With everyone focussed on ‘Brexit’ and political chaos at the moment, it may have escaped your notice that there have been a string of judicial decisions recently relating to Part 36 offers – not quite as headline-grabbing I know, but important nonetheless.
Without further ado, the decisions were:
Broadhurst v Tan
In this case, the Claimant beat its own Part 36 offer in a dispute where it would normally have been entitled to only fixed costs. However, the Court of Appeal held that because the Claimant had beaten its Part 36 offer, it should be entitled to indemnity costs. This will be of interest to anyone considering a Part 36 offer in a case where fixed costs apply – and if Jackson LJ has his way, this will become much more widespread with a fixed costs regime applicable to all claims (including multi-track claims) up to a value of £250,000. Unfortunately, fixed costs often are not sufficient to cover the legal costs incurred in getting a case to trial and therefore this decision will be of great interest to both lawyers and their clients.
Bolt Burdon v Tariq
In this case a Claimant who bettered his Part 36 offer and obtained the 10% ‘additional amount’ under CPR 36.17(4)(d) on the sum awarded, was deemed to also be entitled to a 10% uplift on his contractual interest as well. The judge decided that an earlier decision to the contrary , was sufficiently different to this one that he did not feel at all bound by it, and also felt that the wording of the relevant rule was clear. The judge said that: " The "additional amount" is clearly designed as a penal sanction to mark a defendant's failure to accept a Part 36 offer when he should have done…” – and rejected the argument that it was unjust to award that as well as enhanced interest.
Pawar v JSD Haulage Ltd
This case concerned the impact of two Part 36 offers made during litigation which were rejected and not beaten by the Claimant at trial. However, the Claimant appealed and was successful in beating one of the offers on appeal.

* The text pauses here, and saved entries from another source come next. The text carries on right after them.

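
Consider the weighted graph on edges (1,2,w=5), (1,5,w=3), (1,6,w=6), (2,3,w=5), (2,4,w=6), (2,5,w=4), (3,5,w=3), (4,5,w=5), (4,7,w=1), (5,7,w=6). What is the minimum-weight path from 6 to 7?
15 (path: 6 -> 1 -> 5 -> 7; weights 6 + 3 + 6 = 15)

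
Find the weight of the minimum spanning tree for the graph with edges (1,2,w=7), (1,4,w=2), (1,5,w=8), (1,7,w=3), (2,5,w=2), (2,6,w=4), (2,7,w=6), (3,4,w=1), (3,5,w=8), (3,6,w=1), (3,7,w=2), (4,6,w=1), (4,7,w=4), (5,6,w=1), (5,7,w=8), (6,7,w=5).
9 (MST edges: (1,4,w=2), (2,5,w=2), (3,4,w=1), (3,6,w=1), (3,7,w=2), (5,6,w=1); sum of weights 2 + 2 + 1 + 1 + 2 + 1 = 9)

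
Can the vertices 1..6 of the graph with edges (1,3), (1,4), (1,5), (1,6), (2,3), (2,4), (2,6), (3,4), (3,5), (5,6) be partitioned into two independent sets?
No (odd cycle of length 3: 6 -> 1 -> 5 -> 6)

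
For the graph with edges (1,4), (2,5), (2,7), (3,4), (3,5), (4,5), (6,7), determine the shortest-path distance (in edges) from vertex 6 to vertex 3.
4 (path: 6 -> 7 -> 2 -> 5 -> 3, 4 edges)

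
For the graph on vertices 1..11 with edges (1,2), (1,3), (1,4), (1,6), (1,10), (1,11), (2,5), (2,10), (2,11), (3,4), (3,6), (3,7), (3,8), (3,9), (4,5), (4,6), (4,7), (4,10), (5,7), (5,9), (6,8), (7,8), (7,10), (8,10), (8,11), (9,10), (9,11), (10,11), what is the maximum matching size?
5 (matching: (1,10), (3,7), (4,5), (6,8), (9,11); upper bound floor(n/2) = floor(11/2) = 5)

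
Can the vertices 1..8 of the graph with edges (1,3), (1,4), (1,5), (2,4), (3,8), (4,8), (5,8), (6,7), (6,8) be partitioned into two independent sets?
Yes. Partition: {1, 2, 7, 8}, {3, 4, 5, 6}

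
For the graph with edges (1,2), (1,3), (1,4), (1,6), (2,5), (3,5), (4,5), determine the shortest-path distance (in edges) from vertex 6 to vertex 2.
2 (path: 6 -> 1 -> 2, 2 edges)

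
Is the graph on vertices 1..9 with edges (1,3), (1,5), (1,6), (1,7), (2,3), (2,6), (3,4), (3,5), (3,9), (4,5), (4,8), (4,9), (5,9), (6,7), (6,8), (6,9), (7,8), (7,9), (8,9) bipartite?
No (odd cycle of length 3: 7 -> 1 -> 6 -> 7)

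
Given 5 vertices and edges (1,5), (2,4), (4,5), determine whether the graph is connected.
No, it has 2 components: {1, 2, 4, 5}, {3}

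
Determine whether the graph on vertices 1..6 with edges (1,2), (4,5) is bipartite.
Yes. Partition: {1, 3, 4, 6}, {2, 5}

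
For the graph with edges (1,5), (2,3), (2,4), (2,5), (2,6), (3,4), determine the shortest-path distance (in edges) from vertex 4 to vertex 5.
2 (path: 4 -> 2 -> 5, 2 edges)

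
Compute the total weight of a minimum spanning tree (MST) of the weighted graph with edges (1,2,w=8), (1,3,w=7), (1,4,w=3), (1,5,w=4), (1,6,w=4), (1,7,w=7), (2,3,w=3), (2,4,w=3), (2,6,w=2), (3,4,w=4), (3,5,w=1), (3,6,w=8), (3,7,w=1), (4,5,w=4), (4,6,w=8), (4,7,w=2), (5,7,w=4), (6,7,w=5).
12 (MST edges: (1,4,w=3), (2,3,w=3), (2,6,w=2), (3,5,w=1), (3,7,w=1), (4,7,w=2); sum of weights 3 + 3 + 2 + 1 + 1 + 2 = 12)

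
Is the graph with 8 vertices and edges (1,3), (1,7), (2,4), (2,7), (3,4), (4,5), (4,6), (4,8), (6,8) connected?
Yes (BFS from 1 visits [1, 3, 7, 4, 2, 5, 6, 8] — all 8 vertices reached)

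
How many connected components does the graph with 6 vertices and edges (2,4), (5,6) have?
4 (components: {1}, {2, 4}, {3}, {5, 6})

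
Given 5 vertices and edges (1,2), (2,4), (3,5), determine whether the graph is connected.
No, it has 2 components: {1, 2, 4}, {3, 5}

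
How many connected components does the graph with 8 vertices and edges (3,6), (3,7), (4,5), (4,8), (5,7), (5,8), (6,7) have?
3 (components: {1}, {2}, {3, 4, 5, 6, 7, 8})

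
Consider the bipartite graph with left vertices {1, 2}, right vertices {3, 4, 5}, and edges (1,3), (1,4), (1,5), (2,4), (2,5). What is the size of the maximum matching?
2 (matching: (1,5), (2,4); upper bound min(|L|,|R|) = min(2,3) = 2)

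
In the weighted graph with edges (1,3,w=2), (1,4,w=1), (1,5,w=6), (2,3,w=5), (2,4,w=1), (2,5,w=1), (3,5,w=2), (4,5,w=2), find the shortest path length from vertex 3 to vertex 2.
3 (path: 3 -> 5 -> 2; weights 2 + 1 = 3)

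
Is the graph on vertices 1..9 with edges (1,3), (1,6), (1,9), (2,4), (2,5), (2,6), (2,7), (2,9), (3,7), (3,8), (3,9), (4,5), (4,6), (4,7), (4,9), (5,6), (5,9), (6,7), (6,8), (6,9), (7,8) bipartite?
No (odd cycle of length 3: 3 -> 1 -> 9 -> 3)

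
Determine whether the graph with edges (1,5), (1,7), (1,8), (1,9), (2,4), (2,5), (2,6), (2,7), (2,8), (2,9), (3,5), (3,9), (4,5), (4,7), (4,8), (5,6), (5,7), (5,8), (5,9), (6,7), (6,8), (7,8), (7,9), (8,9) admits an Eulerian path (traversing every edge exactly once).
Yes (the graph is connected and exactly 2 vertices have odd degree: {7, 8}; any Eulerian path must start and end at those)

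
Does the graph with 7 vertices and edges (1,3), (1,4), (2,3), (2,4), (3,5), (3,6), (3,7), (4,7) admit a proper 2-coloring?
Yes. Partition: {1, 2, 5, 6, 7}, {3, 4}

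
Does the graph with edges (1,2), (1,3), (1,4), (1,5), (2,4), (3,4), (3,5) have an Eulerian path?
Yes (the graph is connected and exactly 2 vertices have odd degree: {3, 4}; any Eulerian path must start and end at those)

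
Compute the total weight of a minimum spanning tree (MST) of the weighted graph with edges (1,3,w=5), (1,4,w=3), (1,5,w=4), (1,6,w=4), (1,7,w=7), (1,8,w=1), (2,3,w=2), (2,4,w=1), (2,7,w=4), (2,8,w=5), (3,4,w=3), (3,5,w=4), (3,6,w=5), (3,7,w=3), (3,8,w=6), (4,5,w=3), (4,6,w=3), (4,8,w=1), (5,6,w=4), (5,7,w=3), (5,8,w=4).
14 (MST edges: (1,8,w=1), (2,3,w=2), (2,4,w=1), (3,7,w=3), (4,5,w=3), (4,6,w=3), (4,8,w=1); sum of weights 1 + 2 + 1 + 3 + 3 + 3 + 1 = 14)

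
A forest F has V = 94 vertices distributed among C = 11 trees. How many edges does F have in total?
83 (Each of the 11 component trees on V_i vertices has V_i - 1 edges; summing gives V - C = 94 - 11 = 83)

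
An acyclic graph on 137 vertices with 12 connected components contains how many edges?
125 (Each of the 12 component trees on V_i vertices has V_i - 1 edges; summing gives V - C = 137 - 12 = 125)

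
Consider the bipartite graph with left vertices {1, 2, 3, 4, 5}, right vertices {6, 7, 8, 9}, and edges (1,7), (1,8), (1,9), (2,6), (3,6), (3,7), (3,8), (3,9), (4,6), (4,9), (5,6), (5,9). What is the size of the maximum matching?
4 (matching: (1,7), (2,6), (3,8), (4,9); upper bound min(|L|,|R|) = min(5,4) = 4)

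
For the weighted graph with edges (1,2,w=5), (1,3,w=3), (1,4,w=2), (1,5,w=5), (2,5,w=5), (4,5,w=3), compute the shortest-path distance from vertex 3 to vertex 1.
3 (path: 3 -> 1; weights 3 = 3)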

The judge decided that the unbeaten offer should not be taken into account in assessing who won the appeal: the Claimant had already been penalised in costs for failing to accept the second offer (which remained unbeaten in the appeal) and had had to pursue an appeal to improve his position as the second offer had no longer been open for acceptance.
These cases highlight the increasing importance of giving proper consideration to Part 36 offers as the Courts’ interpretation of the changes to Part 36 in 2013 becomes clearer. Making the right Part 36 offer at the right time and knowing which offers should be rejected and which should be accepted can make a significant difference to the financial outcome of Court proceedings. As always, there will be winners and losers as a result of these decisions, but encouraging parties to give serious consideration to Part 36 offers can only be a good thing.
Parties to litigation can make tactical decisions about Part 36 offers which may result in them obtaining more than the fixed or capped costs they would normally be allowed or avoiding payment of such excess costs. Further, litigants may be entitled to an ‘additional amount’ up to £75,000 and an uplift on interest which could be of significant value. Finally, parties should be aware that judges will take a common-sense approach on appeal and parties will not be penalised twice in respect of the same offer.
Litigants and those contemplating litigation need to consider their position carefully and ensure that appropriate Part 36 offers are made in order to protect their position on costs. They should also give careful consideration to any Part 36 offers received to ensure that any rejection of these does not result in significant liabilities later on due to the application of uplifts and/or indemnity costs.
These notes have been prepared for the purpose of an article only. They should not be regarded as a substitute for taking legal advice.